I remember thinking that Jackie Kay sounded like she was having the time of her life as she read out her deceptively simple-sounding story of two friends travelling ‘off to London’ for their ‘first trip on an inter-city alone’.

What I think of as the poem’s chorus is infectious and cries out to be performed in a group:

Sassenachs sassenachs here we come.

Sassenachs sassenachs Rum Tum Tum

Sassenachs sassenachs how do you do.

SASSENACHS SASSENACHS WE’LL GET YOU!

I love the way the poem switches between registers and rhythms to denote the embarrassment and awkwardness of early adolescence. Out come the speaker’s egg sandwiches: ‘The whole train is an egg and I’m inside it. / I try and remain calm.’

The end of the poem, ‘We both die laughing, clutching/ our stomachs at Euston station’, gets me every time.

A poet whose work is relatively new to me, but which I already am passionately in love with, is Ellen Bass, from the USA. Locked down last year and missing my family I read and re-read her poem ‘Any Common Desolation’from her most recent book Indigo (Copper Canyon Press, 2020). The plainness of her diction combined with the sensuality of her imagery is arresting, and, like all god poetry, brings the reader back sharply into the present moment: 

You may have to break

your heart, but it isn’t nothing

to know even one moment alive.

The sound of an oar in an oarlock or a ruminant
animal tearing grass. The smell of grated ginger.
The ruby neon of the liquor store sign.

A poster of Edna St Vincent Millay’s (1892-1950) sonnet ‘Time does not bring relief’ sat on the wall above the head of a colleague for years before I actually took the time to read it.

Then it hit me. ‘You all have lied’ jumped out at me with sudden and contemporary force, ditto ‘I miss him in the weeping of the rain’, the natural object enacting the adequate symbol of its bereavement and taking the meeting I was in to a very remote place, as in certain representations of horror or confusion in films, when the action is slowed down and the sound conjured to a slur, as if to mimic waking from a dream or the slow loss of consciousness.

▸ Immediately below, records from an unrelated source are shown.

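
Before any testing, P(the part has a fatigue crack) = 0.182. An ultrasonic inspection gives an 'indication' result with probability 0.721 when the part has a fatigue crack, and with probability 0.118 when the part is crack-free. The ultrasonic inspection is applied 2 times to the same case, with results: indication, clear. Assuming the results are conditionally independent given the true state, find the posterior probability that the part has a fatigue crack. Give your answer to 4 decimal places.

Posterior P(H) ≈ 0.3007

Let H be the event that the part has a fatigue crack; start with P(H) = 0.182. P('indication'|H) = 0.721, P('indication'|¬H) = 0.118.
Update on result 1 ('indication'): P(H) ← 0.721·0.1820 / (0.721·0.1820 + 0.118·0.8180) = 0.13122/0.22775 = 0.5762.
Update on result 2 ('clear'): P(H) ← 0.279·0.5762 / (0.279·0.5762 + 0.882·0.4238) = 0.16075/0.53457 = 0.3007.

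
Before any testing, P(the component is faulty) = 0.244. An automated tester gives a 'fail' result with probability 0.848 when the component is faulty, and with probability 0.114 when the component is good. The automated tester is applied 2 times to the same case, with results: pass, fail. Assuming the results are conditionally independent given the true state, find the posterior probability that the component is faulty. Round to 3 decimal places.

With H the event that the component is faulty, the joint likelihood of the observed sequence is P(data|H) = 0.152·0.848 = 0.12890 and P(data|¬H) = 0.886·0.114 = 0.10100.
Bayes: P(H|data) = 0.244·0.12890 / (0.244·0.12890 + 0.756·0.10100) = 0.031451/0.10781 = 0.2917.

Posterior P(H) ≈ 0.292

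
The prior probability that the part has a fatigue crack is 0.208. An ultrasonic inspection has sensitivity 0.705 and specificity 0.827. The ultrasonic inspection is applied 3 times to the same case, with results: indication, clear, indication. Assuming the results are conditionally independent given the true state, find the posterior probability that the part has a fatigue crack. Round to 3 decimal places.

Posterior P(H) ≈ 0.609

With H the event that the part has a fatigue crack, the joint likelihood of the observed sequence is P(data|H) = 0.705·0.295·0.705 = 0.14662 and P(data|¬H) = 0.173·0.827·0.173 = 0.024751.
Bayes: P(H|data) = 0.208·0.14662 / (0.208·0.14662 + 0.792·0.024751) = 0.030497/0.050100 = 0.6087.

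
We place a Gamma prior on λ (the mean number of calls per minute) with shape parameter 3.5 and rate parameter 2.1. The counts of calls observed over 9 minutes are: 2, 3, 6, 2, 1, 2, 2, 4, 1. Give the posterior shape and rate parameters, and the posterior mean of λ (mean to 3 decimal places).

The Poisson likelihood adds the total count to the shape and the number of exposure periods to the rate. Here ∑xᵢ = 23 and n = 9, so shape 3.5→26.5 and rate 2.1→11.1.
E[λ | data] = 26.5/11.1 = 2.387.

Posterior: Gamma(shape=26.5, rate=11.1); mean ≈ 2.387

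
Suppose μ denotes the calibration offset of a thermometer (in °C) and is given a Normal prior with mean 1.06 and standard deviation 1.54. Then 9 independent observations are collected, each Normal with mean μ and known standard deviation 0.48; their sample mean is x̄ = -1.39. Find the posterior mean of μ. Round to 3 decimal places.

Posterior mean ≈ -1.364

With known σ, the Normal prior is conjugate. Weight on the data is w = (n/σ²)/(n/σ² + 1/τ₀²) = 39.0625/(39.0625+0.421656) = 0.98932.
Posterior mean = w·x̄ + (1−w)·μ₀ = 0.98932·-1.39 + 0.010679·1.06 = -1.364.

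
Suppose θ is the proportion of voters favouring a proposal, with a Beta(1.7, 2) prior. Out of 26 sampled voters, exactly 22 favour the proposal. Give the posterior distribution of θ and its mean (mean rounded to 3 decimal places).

Observing 22 successes and 4 failures updates Beta(1.7, 2) by adding the success and failure counts to the two shape parameters: α = 1.7+22 = 23.7, β = 2+4 = 6.
E[θ | data] = 23.7/(23.7+6) = 0.798.

Posterior: Beta(23.7, 6); mean ≈ 0.798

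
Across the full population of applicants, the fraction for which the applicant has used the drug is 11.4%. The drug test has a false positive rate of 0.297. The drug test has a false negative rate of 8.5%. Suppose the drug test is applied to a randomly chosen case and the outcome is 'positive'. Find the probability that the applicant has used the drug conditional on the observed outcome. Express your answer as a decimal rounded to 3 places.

Let H be the event that the applicant has used the drug. P(H) = 0.114, so P(¬H) = 0.886. With E the 'positive' result, P(E|H) = 0.915 and P(E|¬H) = 0.297.
P(E) = 0.915·0.114 + 0.297·0.886 = 0.10431 + 0.26314 = 0.36745.
By Bayes' theorem, P(H|E) = 0.10431 / 0.36745 = 0.284.

P(H | E) ≈ 0.284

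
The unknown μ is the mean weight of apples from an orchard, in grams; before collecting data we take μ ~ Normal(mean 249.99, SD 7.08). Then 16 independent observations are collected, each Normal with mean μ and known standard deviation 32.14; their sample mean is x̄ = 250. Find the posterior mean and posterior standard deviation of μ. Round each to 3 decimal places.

Prior precision 1/τ₀² = 1/7.08² = 0.0199496; data precision n/σ² = 16/32.14² = 0.0154892.
Posterior precision = 0.0199496 + 0.0154892 = 0.0354387, giving posterior SD = 1/√0.0354387 = 5.312.
Posterior mean = (0.0199496·249.99 + 0.0154892·250) / 0.0354387 = 249.994.

Posterior mean ≈ 249.994; posterior SD ≈ 5.312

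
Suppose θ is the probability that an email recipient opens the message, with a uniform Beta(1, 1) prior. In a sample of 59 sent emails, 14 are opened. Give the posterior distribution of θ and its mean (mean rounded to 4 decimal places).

Observing 14 successes and 45 failures updates Beta(1, 1) by adding the success and failure counts to the two shape parameters: α = 1+14 = 15, β = 1+45 = 46.
E[θ | data] = 15/(15+46) = 0.2459.

Posterior: Beta(15, 46); mean ≈ 0.2459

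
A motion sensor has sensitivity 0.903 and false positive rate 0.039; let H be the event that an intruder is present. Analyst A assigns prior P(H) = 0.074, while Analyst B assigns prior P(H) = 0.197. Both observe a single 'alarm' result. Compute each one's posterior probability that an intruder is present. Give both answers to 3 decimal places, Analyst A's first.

Analyst A: 0.649; Analyst B: 0.850

The likelihood ratio for an 'alarm' result is 0.903/0.039 = 23.154.
Analyst A: prior odds 0.074/0.926 = 0.079914; posterior odds 1.8503; posterior probability 0.649.
Analyst B: prior odds 0.197/0.803 = 0.24533; posterior odds 5.6803; posterior probability 0.850.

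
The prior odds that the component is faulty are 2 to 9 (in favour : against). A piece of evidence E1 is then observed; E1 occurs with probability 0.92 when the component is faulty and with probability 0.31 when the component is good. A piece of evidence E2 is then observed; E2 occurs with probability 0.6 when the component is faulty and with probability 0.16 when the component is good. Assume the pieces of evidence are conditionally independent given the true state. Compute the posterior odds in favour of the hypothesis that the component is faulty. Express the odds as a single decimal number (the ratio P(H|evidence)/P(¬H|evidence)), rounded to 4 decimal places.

Prior odds = 2/9 = 0.22222. In log-odds, ln(0.22222) = -1.5041.
Add log likelihood ratios: ln(2.9677) + ln(3.7500) = 2.4096.
Posterior log-odds = 0.90548, so posterior odds = exp(0.90548) = 2.4731.

Posterior odds ≈ 2.4731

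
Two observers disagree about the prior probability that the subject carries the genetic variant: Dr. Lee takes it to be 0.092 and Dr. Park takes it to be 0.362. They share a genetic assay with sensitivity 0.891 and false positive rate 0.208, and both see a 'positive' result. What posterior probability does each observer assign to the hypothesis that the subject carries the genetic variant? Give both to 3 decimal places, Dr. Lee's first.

Dr. Lee: 0.303; Dr. Park: 0.709

The likelihood ratio for a 'positive' result is 0.891/0.208 = 4.2837.
Dr. Lee: prior odds 0.092/0.908 = 0.10132; posterior odds 0.43403; posterior probability 0.303.
Dr. Park: prior odds 0.362/0.638 = 0.56740; posterior odds 2.4305; posterior probability 0.709.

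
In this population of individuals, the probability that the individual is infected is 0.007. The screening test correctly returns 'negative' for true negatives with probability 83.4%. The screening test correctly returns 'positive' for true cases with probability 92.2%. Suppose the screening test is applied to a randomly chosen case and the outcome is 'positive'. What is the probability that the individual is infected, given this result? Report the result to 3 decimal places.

Write H for 'the individual is infected'. Prior odds H:¬H = 0.007/0.993 = 0.0070493. For the 'positive' outcome, the likelihood ratio is 0.922/0.166 = 5.5542.
Posterior odds = 0.0070493 × 5.5542 = 0.039154, so P(H|E) = 0.039154/(1+0.039154) = 0.038.

P(H | E) ≈ 0.038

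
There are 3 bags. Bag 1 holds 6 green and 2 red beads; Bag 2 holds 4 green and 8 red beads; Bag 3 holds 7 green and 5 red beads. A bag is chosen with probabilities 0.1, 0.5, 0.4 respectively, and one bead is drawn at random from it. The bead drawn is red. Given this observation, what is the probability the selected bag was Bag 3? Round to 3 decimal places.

P(red|Bag 1) = 0.25; P(red|Bag 2) = 0.6667; P(red|Bag 3) = 0.4167.
Prior × likelihood for each source: 0.1·0.25=0.02500, 0.5·0.6667=0.3333, 0.4·0.4167=0.1667. Summing gives P(red) = 0.52500.
P(Bag 3 | red) = 0.1667 / 0.52500 = 0.317.

Posterior probability ≈ 0.317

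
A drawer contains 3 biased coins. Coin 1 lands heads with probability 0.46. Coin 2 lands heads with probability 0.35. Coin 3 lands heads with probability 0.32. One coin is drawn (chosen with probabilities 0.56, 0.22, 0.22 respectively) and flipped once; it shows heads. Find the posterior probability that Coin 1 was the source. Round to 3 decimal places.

P(heads|C1) = 0.46; P(heads|C2) = 0.35; P(heads|C3) = 0.32.
Prior × likelihood for each source: 0.56·0.46=0.2576, 0.22·0.35=0.07700, 0.22·0.32=0.07040. Summing gives P(heads) = 0.40500.
P(Coin 1 | heads) = 0.2576 / 0.40500 = 0.636.

Posterior probability ≈ 0.636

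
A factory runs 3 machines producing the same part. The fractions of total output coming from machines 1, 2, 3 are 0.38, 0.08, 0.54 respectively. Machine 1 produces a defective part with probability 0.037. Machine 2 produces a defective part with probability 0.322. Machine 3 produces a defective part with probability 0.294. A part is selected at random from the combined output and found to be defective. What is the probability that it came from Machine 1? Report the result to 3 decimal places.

Posterior probability ≈ 0.071

P(defective|M1) = 0.037; P(defective|M2) = 0.322; P(defective|M3) = 0.294.
Prior × likelihood for each source: 0.38·0.037=0.01406, 0.08·0.322=0.02576, 0.54·0.294=0.1588. Summing gives P(defective) = 0.19858.
P(Machine 1 | defective) = 0.01406 / 0.19858 = 0.071.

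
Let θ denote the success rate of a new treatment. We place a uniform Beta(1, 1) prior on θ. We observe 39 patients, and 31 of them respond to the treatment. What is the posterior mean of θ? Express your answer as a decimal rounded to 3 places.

Posterior mean ≈ 0.780

Observing 31 successes and 8 failures updates Beta(1, 1) by adding the success and failure counts to the two shape parameters: α = 1+31 = 32, β = 1+8 = 9.
Posterior mean = α/(α+β) = 32/41 = 0.780.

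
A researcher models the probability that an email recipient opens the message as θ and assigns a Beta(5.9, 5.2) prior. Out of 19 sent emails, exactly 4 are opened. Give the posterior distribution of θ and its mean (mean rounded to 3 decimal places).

The binomial likelihood is conjugate to the Beta prior: with 4 successes and 15 failures, the posterior is Beta(5.9+4, 5.2+15) = Beta(9.9, 20.2).
Posterior mean = α/(α+β) = 9.9/30.1 = 0.329.

Posterior: Beta(9.9, 20.2); mean ≈ 0.329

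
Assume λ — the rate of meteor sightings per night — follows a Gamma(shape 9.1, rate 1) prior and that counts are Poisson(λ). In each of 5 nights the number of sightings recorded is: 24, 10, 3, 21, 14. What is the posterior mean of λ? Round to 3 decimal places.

Posterior mean ≈ 13.517

Total count ∑xᵢ = 72 over n = 5 nights.
Gamma is conjugate to the Poisson likelihood: posterior is Gamma(shape = 9.1+72 = 81.1, rate = 1+5 = 6).
E[λ | data] = 81.1/6 = 13.517.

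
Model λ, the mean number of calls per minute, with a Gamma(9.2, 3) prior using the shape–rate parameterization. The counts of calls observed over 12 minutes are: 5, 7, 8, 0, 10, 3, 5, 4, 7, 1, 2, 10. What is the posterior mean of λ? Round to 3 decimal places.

Posterior mean ≈ 4.747

Total count ∑xᵢ = 62 over n = 12 minutes.
Gamma is conjugate to the Poisson likelihood: posterior is Gamma(shape = 9.2+62 = 71.2, rate = 3+12 = 15).
Posterior mean = shape/rate = 71.2/15 = 4.747.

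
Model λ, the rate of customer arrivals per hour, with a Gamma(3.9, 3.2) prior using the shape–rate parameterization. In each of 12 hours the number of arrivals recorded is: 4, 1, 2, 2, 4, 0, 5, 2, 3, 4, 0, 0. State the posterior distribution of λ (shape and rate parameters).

Total count ∑xᵢ = 27 over n = 12 hours.
Gamma is conjugate to the Poisson likelihood: posterior is Gamma(shape = 3.9+27 = 30.9, rate = 3.2+12 = 15.2).

Posterior: Gamma(shape=30.9, rate=15.2)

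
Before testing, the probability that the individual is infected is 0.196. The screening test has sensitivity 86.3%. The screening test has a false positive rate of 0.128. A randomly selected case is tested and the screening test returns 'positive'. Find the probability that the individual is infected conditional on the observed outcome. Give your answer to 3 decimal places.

P(H | E) ≈ 0.622

Let H be the event that the individual is infected. P(H) = 0.196, so P(¬H) = 0.804. With E the 'positive' result, P(E|H) = 0.863 and P(E|¬H) = 0.128.
P(E) = 0.863·0.196 + 0.128·0.804 = 0.16915 + 0.10291 = 0.27206.
By Bayes' theorem, P(H|E) = 0.16915 / 0.27206 = 0.622.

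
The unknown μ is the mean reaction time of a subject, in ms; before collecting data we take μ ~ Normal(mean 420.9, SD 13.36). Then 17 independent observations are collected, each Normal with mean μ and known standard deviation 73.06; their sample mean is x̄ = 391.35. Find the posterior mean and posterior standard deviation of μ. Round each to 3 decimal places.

Posterior mean ≈ 410.190; posterior SD ≈ 10.668

Prior precision 1/τ₀² = 1/13.36² = 0.00560257; data precision n/σ² = 17/73.06² = 0.00318485.
Posterior precision = 0.00560257 + 0.00318485 = 0.00878742, giving posterior SD = 1/√0.00878742 = 10.668.
Posterior mean = (0.00560257·420.9 + 0.00318485·391.35) / 0.00878742 = 410.190.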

It reminded me, too, of recovering from serious illness, that shaky-nervy feeling of encountering everyone all over again, colleagues, friends and family, in the same rooms as before, but in a completely different landscape. I knew them in the world of before, the poem says, now I have to ‘go’ to the world of after. ‘There are a hundred places where I fear/ To go’: isn’t that exactly what it’s like, I found myself thinking. It could have been written yesterday.